São seguidas diversas estratégias, tanto a nível nutricional (ex. níveis reduzidos de proteína bruta na dieta e suplementação dietética com aminoácidos) como a nível da utilização de antibióticos, para prevenir ou mitigar os problemas derivados da fermentação proteolítica. Embora o efeito positivo da redução de proteína na dieta esteja bem demonstrado, estudos científicos recentes mostraram o possível efeito negativo do uso precoce de antibióticos na dieta sobre a fermentação proteolítica em porcos. Assim, recentemente, um trabalho publicado na revista científica Anaerobe, realizado por Zhang e col. (2016), investigaram os efeitos da administração precoce de antibióticos (oxitetraciclina, olaquindox e kitasamicina) na alimentação para comunidades bacterianas e a fermentação proteolítica no intestino de porcos alimentados com dois níveis diferentes de proteína: um nível “normal” (20% dos 42 aos 77 dias e 18% dos 77 aos 120 dias) e um nível baixo (16% dos 42 aos 77 dias e 14% dos 77 aos 120 dias). O estudo revelou que a administração precoce de antibióticos na ração reduziu significativamente algumas populações bacterianas benéficas como os lactobacilos, no médio prazo (77 dias de vida), e espécies de Clostridium produtoras de butirato, a longo prazo (120 dias de vida), nos porcos alimentados com níveis normais de proteína. Além disso, como indicado na tabela seguinte, a administração de antibióticos na ração em idades precoces aumentou a produção de certos metabolitos de fermentação proteolítica em idades posteriores, o que poderia aumentar o risco de quadros entéricos ou, como mínimo, comprometer o crescimento ótimo dos animais.
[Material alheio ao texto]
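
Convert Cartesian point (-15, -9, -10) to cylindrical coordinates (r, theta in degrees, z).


r = sqrt((-15)^2 + (-9)^2) = 17.4929
theta = atan2(-9, -15) = 210.9638 deg
z = -10

r = 17.4929, theta = 210.9638 deg, z = -10


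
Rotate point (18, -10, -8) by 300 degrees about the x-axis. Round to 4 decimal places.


x' = 18
y' = -10*cos(300) - -8*sin(300) = -11.9282
z' = -10*sin(300) + -8*cos(300) = 4.6603

(18, -11.9282, 4.6603)


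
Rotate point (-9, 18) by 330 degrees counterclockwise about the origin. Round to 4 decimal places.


x' = -9*cos(330) - 18*sin(330) = 1.2058
y' = -9*sin(330) + 18*cos(330) = 20.0885

(1.2058, 20.0885)


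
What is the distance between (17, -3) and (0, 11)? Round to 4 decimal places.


d = sqrt((0-17)^2 + (11--3)^2) = 22.0227

22.0227


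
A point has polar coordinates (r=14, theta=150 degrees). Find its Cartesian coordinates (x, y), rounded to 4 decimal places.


x = 14 * cos(150) = -12.1244
y = 14 * sin(150) = 7

(-12.1244, 7)


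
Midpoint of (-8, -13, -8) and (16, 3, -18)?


Midpoint = ((-8+16)/2, (-13+3)/2, (-8+-18)/2) = (4, -5, -13)

(4, -5, -13)


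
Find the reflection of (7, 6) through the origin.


Reflection through origin: (x, y) -> (-x, -y)
(7, 6) -> (-7, -6)

(-7, -6)


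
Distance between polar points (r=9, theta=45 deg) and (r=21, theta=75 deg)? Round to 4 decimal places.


d = sqrt(r1^2 + r2^2 - 2*r1*r2*cos(t2-t1))
d = sqrt(9^2 + 21^2 - 2*9*21*cos(75-45)) = 13.9514

13.9514


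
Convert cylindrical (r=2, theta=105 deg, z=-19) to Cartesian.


x = 2 * cos(105) = -0.5176
y = 2 * sin(105) = 1.9319
z = -19

(-0.5176, 1.9319, -19)


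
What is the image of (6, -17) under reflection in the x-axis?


Reflection across x-axis: (x, y) -> (x, -y)
(6, -17) -> (6, 17)

(6, 17)


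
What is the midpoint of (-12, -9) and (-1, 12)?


Midpoint = ((-12+-1)/2, (-9+12)/2) = (-6.5, 1.5)

(-6.5, 1.5)


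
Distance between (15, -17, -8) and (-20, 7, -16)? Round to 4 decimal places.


d = sqrt((-20-15)^2 + (7--17)^2 + (-16--8)^2) = 43.1856

43.1856


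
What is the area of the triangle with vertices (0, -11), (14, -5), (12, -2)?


Area = |x1(y2-y3) + x2(y3-y1) + x3(y1-y2)| / 2
= |0*(-5--2) + 14*(-2--11) + 12*(-11--5)| / 2
= 27

27


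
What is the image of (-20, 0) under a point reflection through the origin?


Reflection through origin: (x, y) -> (-x, -y)
(-20, 0) -> (20, 0)

(20, 0)


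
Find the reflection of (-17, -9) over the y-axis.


Reflection across y-axis: (x, y) -> (-x, y)
(-17, -9) -> (17, -9)

(17, -9)


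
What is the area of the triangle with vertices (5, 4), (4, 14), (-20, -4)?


Area = |x1(y2-y3) + x2(y3-y1) + x3(y1-y2)| / 2
= |5*(14--4) + 4*(-4-4) + -20*(4-14)| / 2
= 129

129


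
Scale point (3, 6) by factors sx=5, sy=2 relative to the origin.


Scaling: (x*sx, y*sy) = (3*5, 6*2) = (15, 12)

(15, 12)


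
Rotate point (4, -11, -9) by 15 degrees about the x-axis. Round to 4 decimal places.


x' = 4
y' = -11*cos(15) - -9*sin(15) = -8.2958
z' = -11*sin(15) + -9*cos(15) = -11.5403

(4, -8.2958, -11.5403)


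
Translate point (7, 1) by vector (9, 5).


Translation: (x+dx, y+dy) = (7+9, 1+5) = (16, 6)

(16, 6)


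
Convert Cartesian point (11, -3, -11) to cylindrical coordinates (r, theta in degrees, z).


r = sqrt(11^2 + (-3)^2) = 11.4018
theta = atan2(-3, 11) = 344.7449 deg
z = -11

r = 11.4018, theta = 344.7449 deg, z = -11


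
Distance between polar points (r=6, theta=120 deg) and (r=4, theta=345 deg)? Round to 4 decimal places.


d = sqrt(r1^2 + r2^2 - 2*r1*r2*cos(t2-t1))
d = sqrt(6^2 + 4^2 - 2*6*4*cos(345-120)) = 9.2704

9.2704


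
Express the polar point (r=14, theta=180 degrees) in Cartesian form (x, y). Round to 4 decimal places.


x = 14 * cos(180) = -14
y = 14 * sin(180) = 0

(-14, 0)


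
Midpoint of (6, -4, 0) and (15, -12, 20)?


Midpoint = ((6+15)/2, (-4+-12)/2, (0+20)/2) = (10.5, -8, 10)

(10.5, -8, 10)


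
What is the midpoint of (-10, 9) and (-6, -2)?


Midpoint = ((-10+-6)/2, (9+-2)/2) = (-8, 3.5)

(-8, 3.5)


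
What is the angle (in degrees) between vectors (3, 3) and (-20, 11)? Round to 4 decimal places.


dot = 3*-20 + 3*11 = -27
|u| = 4.2426, |v| = 22.8254
cos(angle) = -0.2788
angle = 106.1892 degrees

106.1892 degrees


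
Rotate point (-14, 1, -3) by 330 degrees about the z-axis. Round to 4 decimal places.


x' = -14*cos(330) - 1*sin(330) = -11.6244
y' = -14*sin(330) + 1*cos(330) = 7.866
z' = -3

(-11.6244, 7.866, -3)


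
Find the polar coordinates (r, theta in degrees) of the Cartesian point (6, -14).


r = sqrt(6^2 + (-14)^2) = 15.2315
theta = atan2(-14, 6) = 293.1986 degrees

r = 15.2315, theta = 293.1986 degrees


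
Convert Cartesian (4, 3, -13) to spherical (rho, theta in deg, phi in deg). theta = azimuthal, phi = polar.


rho = sqrt(4^2 + 3^2 + (-13)^2) = 13.9284
theta = atan2(3, 4) = 36.8699 deg
phi = acos(-13/13.9284) = 158.9625 deg

rho = 13.9284, theta = 36.8699 deg, phi = 158.9625 deg


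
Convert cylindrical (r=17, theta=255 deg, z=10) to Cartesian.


x = 17 * cos(255) = -4.3999
y = 17 * sin(255) = -16.4207
z = 10

(-4.3999, -16.4207, 10)


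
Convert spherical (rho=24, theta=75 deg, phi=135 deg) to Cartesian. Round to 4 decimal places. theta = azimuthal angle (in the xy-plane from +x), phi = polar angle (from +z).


x = 24 * sin(135) * cos(75) = 4.3923
y = 24 * sin(135) * sin(75) = 16.3923
z = 24 * cos(135) = -16.9706

(4.3923, 16.3923, -16.9706)


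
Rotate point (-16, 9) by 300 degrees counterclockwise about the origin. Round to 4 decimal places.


x' = -16*cos(300) - 9*sin(300) = -0.2058
y' = -16*sin(300) + 9*cos(300) = 18.3564

(-0.2058, 18.3564)


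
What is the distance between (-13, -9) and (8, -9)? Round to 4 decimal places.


d = sqrt((8--13)^2 + (-9--9)^2) = 21

21


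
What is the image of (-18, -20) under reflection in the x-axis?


Reflection across x-axis: (x, y) -> (x, -y)
(-18, -20) -> (-18, 20)

(-18, 20)


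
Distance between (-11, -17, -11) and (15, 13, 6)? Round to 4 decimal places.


d = sqrt((15--11)^2 + (13--17)^2 + (6--11)^2) = 43.1856

43.1856


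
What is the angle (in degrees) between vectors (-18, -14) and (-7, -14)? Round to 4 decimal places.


dot = -18*-7 + -14*-14 = 322
|u| = 22.8035, |v| = 15.6525
cos(angle) = 0.9021
angle = 25.56 degrees

25.56 degrees


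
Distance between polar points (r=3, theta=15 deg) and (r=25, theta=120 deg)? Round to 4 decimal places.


d = sqrt(r1^2 + r2^2 - 2*r1*r2*cos(t2-t1))
d = sqrt(3^2 + 25^2 - 2*3*25*cos(120-15)) = 25.9388

25.9388


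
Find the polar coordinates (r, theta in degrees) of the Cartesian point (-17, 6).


r = sqrt((-17)^2 + 6^2) = 18.0278
theta = atan2(6, -17) = 160.56 degrees

r = 18.0278, theta = 160.56 degrees


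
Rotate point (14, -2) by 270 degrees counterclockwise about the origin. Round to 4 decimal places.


x' = 14*cos(270) - -2*sin(270) = -2
y' = 14*sin(270) + -2*cos(270) = -14

(-2, -14)


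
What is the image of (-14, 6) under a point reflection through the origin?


Reflection through origin: (x, y) -> (-x, -y)
(-14, 6) -> (14, -6)

(14, -6)


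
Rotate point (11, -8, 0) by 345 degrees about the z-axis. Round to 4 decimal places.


x' = 11*cos(345) - -8*sin(345) = 8.5546
y' = 11*sin(345) + -8*cos(345) = -10.5744
z' = 0

(8.5546, -10.5744, 0)


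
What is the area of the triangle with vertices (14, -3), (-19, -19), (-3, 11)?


Area = |x1(y2-y3) + x2(y3-y1) + x3(y1-y2)| / 2
= |14*(-19-11) + -19*(11--3) + -3*(-3--19)| / 2
= 367

367


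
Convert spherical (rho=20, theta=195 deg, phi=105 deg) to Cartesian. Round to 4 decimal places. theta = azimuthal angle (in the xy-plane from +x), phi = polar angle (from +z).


x = 20 * sin(105) * cos(195) = -18.6603
y = 20 * sin(105) * sin(195) = -5
z = 20 * cos(105) = -5.1764

(-18.6603, -5, -5.1764)


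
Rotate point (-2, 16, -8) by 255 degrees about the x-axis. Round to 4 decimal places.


x' = -2
y' = 16*cos(255) - -8*sin(255) = -11.8685
z' = 16*sin(255) + -8*cos(255) = -13.3843

(-2, -11.8685, -13.3843)


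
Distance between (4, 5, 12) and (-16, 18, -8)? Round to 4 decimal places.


d = sqrt((-16-4)^2 + (18-5)^2 + (-8-12)^2) = 31.1288

31.1288


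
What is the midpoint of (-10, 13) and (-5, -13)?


Midpoint = ((-10+-5)/2, (13+-13)/2) = (-7.5, 0)

(-7.5, 0)


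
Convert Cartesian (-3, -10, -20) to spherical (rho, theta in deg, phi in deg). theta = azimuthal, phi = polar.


rho = sqrt((-3)^2 + (-10)^2 + (-20)^2) = 22.561
theta = atan2(-10, -3) = 253.3008 deg
phi = acos(-20/22.561) = 152.4348 deg

rho = 22.561, theta = 253.3008 deg, phi = 152.4348 deg


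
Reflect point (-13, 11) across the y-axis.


Reflection across y-axis: (x, y) -> (-x, y)
(-13, 11) -> (13, 11)

(13, 11)


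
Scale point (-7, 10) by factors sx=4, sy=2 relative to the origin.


Scaling: (x*sx, y*sy) = (-7*4, 10*2) = (-28, 20)

(-28, 20)


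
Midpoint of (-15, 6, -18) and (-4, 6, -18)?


Midpoint = ((-15+-4)/2, (6+6)/2, (-18+-18)/2) = (-9.5, 6, -18)

(-9.5, 6, -18)


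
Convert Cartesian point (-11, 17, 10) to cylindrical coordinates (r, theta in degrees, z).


r = sqrt((-11)^2 + 17^2) = 20.2485
theta = atan2(17, -11) = 122.9052 deg
z = 10

r = 20.2485, theta = 122.9052 deg, z = 10


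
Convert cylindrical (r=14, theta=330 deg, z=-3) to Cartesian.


x = 14 * cos(330) = 12.1244
y = 14 * sin(330) = -7
z = -3

(12.1244, -7, -3)


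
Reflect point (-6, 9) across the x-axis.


Reflection across x-axis: (x, y) -> (x, -y)
(-6, 9) -> (-6, -9)

(-6, -9)


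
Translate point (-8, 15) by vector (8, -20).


Translation: (x+dx, y+dy) = (-8+8, 15+-20) = (0, -5)

(0, -5)


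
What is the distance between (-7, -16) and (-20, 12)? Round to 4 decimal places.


d = sqrt((-20--7)^2 + (12--16)^2) = 30.8707

30.8707


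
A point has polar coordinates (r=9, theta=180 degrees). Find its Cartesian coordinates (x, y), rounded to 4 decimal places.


x = 9 * cos(180) = -9
y = 9 * sin(180) = 0

(-9, 0)


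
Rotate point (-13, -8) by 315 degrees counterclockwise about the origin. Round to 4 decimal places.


x' = -13*cos(315) - -8*sin(315) = -14.8492
y' = -13*sin(315) + -8*cos(315) = 3.5355

(-14.8492, 3.5355)


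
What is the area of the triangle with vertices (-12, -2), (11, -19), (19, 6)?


Area = |x1(y2-y3) + x2(y3-y1) + x3(y1-y2)| / 2
= |-12*(-19-6) + 11*(6--2) + 19*(-2--19)| / 2
= 355.5

355.5


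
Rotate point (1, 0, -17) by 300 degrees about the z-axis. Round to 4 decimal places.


x' = 1*cos(300) - 0*sin(300) = 0.5
y' = 1*sin(300) + 0*cos(300) = -0.866
z' = -17

(0.5, -0.866, -17)


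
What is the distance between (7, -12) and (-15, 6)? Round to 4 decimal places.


d = sqrt((-15-7)^2 + (6--12)^2) = 28.4253

28.4253


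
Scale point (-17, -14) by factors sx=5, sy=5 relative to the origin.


Scaling: (x*sx, y*sy) = (-17*5, -14*5) = (-85, -70)

(-85, -70)


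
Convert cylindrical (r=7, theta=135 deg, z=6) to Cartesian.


x = 7 * cos(135) = -4.9497
y = 7 * sin(135) = 4.9497
z = 6

(-4.9497, 4.9497, 6)


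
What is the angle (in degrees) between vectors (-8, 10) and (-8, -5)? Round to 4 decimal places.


dot = -8*-8 + 10*-5 = 14
|u| = 12.8062, |v| = 9.434
cos(angle) = 0.1159
angle = 83.3456 degrees

83.3456 degrees


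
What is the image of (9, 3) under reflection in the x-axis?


Reflection across x-axis: (x, y) -> (x, -y)
(9, 3) -> (9, -3)

(9, -3)


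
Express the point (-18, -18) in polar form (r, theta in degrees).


r = sqrt((-18)^2 + (-18)^2) = 25.4558
theta = atan2(-18, -18) = 225 degrees

r = 25.4558, theta = 225 degrees


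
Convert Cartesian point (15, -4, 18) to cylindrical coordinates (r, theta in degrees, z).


r = sqrt(15^2 + (-4)^2) = 15.5242
theta = atan2(-4, 15) = 345.0686 deg
z = 18

r = 15.5242, theta = 345.0686 deg, z = 18


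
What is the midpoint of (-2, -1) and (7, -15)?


Midpoint = ((-2+7)/2, (-1+-15)/2) = (2.5, -8)

(2.5, -8)


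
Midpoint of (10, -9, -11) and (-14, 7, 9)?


Midpoint = ((10+-14)/2, (-9+7)/2, (-11+9)/2) = (-2, -1, -1)

(-2, -1, -1)


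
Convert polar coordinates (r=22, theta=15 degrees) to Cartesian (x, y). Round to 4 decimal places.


x = 22 * cos(15) = 21.2504
y = 22 * sin(15) = 5.694

(21.2504, 5.694)


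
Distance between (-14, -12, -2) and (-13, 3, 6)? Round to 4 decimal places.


d = sqrt((-13--14)^2 + (3--12)^2 + (6--2)^2) = 17.0294

17.0294


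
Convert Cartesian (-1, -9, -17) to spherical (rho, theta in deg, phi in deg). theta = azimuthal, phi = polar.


rho = sqrt((-1)^2 + (-9)^2 + (-17)^2) = 19.2614
theta = atan2(-9, -1) = 263.6598 deg
phi = acos(-17/19.2614) = 151.9571 deg

rho = 19.2614, theta = 263.6598 deg, phi = 151.9571 deg


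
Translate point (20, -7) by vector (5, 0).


Translation: (x+dx, y+dy) = (20+5, -7+0) = (25, -7)

(25, -7)


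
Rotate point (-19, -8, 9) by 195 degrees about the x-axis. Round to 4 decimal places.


x' = -19
y' = -8*cos(195) - 9*sin(195) = 10.0568
z' = -8*sin(195) + 9*cos(195) = -6.6228

(-19, 10.0568, -6.6228)


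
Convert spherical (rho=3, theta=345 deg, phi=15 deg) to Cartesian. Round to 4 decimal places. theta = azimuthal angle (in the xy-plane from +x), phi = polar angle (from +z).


x = 3 * sin(15) * cos(345) = 0.75
y = 3 * sin(15) * sin(345) = -0.201
z = 3 * cos(15) = 2.8978

(0.75, -0.201, 2.8978)


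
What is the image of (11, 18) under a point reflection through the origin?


Reflection through origin: (x, y) -> (-x, -y)
(11, 18) -> (-11, -18)

(-11, -18)


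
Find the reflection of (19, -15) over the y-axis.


Reflection across y-axis: (x, y) -> (-x, y)
(19, -15) -> (-19, -15)

(-19, -15)


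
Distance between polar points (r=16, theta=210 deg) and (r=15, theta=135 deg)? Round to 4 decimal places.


d = sqrt(r1^2 + r2^2 - 2*r1*r2*cos(t2-t1))
d = sqrt(16^2 + 15^2 - 2*16*15*cos(135-210)) = 18.8883

18.8883


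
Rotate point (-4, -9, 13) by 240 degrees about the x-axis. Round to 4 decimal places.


x' = -4
y' = -9*cos(240) - 13*sin(240) = 15.7583
z' = -9*sin(240) + 13*cos(240) = 1.2942

(-4, 15.7583, 1.2942)


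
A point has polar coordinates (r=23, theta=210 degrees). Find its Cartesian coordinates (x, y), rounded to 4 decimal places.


x = 23 * cos(210) = -19.9186
y = 23 * sin(210) = -11.5

(-19.9186, -11.5)


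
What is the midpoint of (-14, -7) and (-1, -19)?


Midpoint = ((-14+-1)/2, (-7+-19)/2) = (-7.5, -13)

(-7.5, -13)


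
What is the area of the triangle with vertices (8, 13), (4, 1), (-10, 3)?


Area = |x1(y2-y3) + x2(y3-y1) + x3(y1-y2)| / 2
= |8*(1-3) + 4*(3-13) + -10*(13-1)| / 2
= 88

88


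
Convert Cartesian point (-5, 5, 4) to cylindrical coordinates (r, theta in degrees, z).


r = sqrt((-5)^2 + 5^2) = 7.0711
theta = atan2(5, -5) = 135 deg
z = 4

r = 7.0711, theta = 135 deg, z = 4


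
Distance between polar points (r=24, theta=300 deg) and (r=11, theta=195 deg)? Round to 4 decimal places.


d = sqrt(r1^2 + r2^2 - 2*r1*r2*cos(t2-t1))
d = sqrt(24^2 + 11^2 - 2*24*11*cos(195-300)) = 28.8731

28.8731


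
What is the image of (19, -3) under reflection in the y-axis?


Reflection across y-axis: (x, y) -> (-x, y)
(19, -3) -> (-19, -3)

(-19, -3)


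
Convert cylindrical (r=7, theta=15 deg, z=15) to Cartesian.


x = 7 * cos(15) = 6.7615
y = 7 * sin(15) = 1.8117
z = 15

(6.7615, 1.8117, 15)


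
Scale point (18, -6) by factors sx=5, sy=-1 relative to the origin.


Scaling: (x*sx, y*sy) = (18*5, -6*-1) = (90, 6)

(90, 6)


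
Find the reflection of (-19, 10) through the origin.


Reflection through origin: (x, y) -> (-x, -y)
(-19, 10) -> (19, -10)

(19, -10)


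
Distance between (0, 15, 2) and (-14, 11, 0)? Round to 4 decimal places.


d = sqrt((-14-0)^2 + (11-15)^2 + (0-2)^2) = 14.6969

14.6969


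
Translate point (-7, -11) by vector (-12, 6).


Translation: (x+dx, y+dy) = (-7+-12, -11+6) = (-19, -5)

(-19, -5)


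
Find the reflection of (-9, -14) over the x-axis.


Reflection across x-axis: (x, y) -> (x, -y)
(-9, -14) -> (-9, 14)

(-9, 14)


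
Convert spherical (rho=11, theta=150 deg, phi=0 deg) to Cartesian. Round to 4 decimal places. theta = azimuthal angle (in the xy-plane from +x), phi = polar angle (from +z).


x = 11 * sin(0) * cos(150) = 0
y = 11 * sin(0) * sin(150) = 0
z = 11 * cos(0) = 11

(0, 0, 11)


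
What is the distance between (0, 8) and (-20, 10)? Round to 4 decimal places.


d = sqrt((-20-0)^2 + (10-8)^2) = 20.0998

20.0998


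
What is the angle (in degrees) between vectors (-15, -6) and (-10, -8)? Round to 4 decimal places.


dot = -15*-10 + -6*-8 = 198
|u| = 16.1555, |v| = 12.8062
cos(angle) = 0.957
angle = 16.8584 degrees

16.8584 degrees


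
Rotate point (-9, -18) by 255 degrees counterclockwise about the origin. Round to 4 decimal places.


x' = -9*cos(255) - -18*sin(255) = -15.0573
y' = -9*sin(255) + -18*cos(255) = 13.3521

(-15.0573, 13.3521)


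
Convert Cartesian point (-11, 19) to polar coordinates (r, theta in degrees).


r = sqrt((-11)^2 + 19^2) = 21.9545
theta = atan2(19, -11) = 120.0686 degrees

r = 21.9545, theta = 120.0686 degrees


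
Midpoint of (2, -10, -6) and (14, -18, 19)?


Midpoint = ((2+14)/2, (-10+-18)/2, (-6+19)/2) = (8, -14, 6.5)

(8, -14, 6.5)


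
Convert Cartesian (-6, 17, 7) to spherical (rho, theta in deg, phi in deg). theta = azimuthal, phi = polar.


rho = sqrt((-6)^2 + 17^2 + 7^2) = 19.3391
theta = atan2(17, -6) = 109.44 deg
phi = acos(7/19.3391) = 68.7793 deg

rho = 19.3391, theta = 109.44 deg, phi = 68.7793 deg


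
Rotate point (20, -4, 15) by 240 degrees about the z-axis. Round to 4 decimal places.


x' = 20*cos(240) - -4*sin(240) = -13.4641
y' = 20*sin(240) + -4*cos(240) = -15.3205
z' = 15

(-13.4641, -15.3205, 15)


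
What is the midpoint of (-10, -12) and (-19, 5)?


Midpoint = ((-10+-19)/2, (-12+5)/2) = (-14.5, -3.5)

(-14.5, -3.5)


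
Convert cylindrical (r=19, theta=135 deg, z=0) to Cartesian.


x = 19 * cos(135) = -13.435
y = 19 * sin(135) = 13.435
z = 0

(-13.435, 13.435, 0)


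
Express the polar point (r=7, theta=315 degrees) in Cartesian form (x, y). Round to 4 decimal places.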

Tabela 1. Efeito da administração precoce de antibióticos na dieta sobre a fermentação proteolítica em idades posteriores (extraído de Zhang e col., 2016)

Nível de proteína baixo Nível de proteína normal
Controle Antibiótico Controle Antibiótico
70 dias de vida
Cresol 1,5b 9,0a 3,5b 4,6b
Indol 1,8b 1,8b 2,3b 6,5a
Escatol 2,0b 9,6a 4,0b 3,3b
120 dias de vida
Putrescina 3,2c 8,8a 7,1ab 5,7b
Espermidina 0,6b 2,6a 0,9b 0,8b
Aminas totais 9,7b 18,7a 17,2a 15,7b

Dadas as restrições crescentes do uso de antibióticos na ração em todo o mundo, certamente que as estratégias contra as disbioses bacterianas de origem nutricional passem por combinar o uso de níveis baixos de proteína na dieta com fontes de proteína altamente digestiveis e com determinados probióticos (ex. Bacillus licheniformis e Bacillus subtilis) que, além de regularem a microbiota intestinal, sintetizam e excretam enzimas digestivas que aumentam a digestibilidade da proteína da dieta.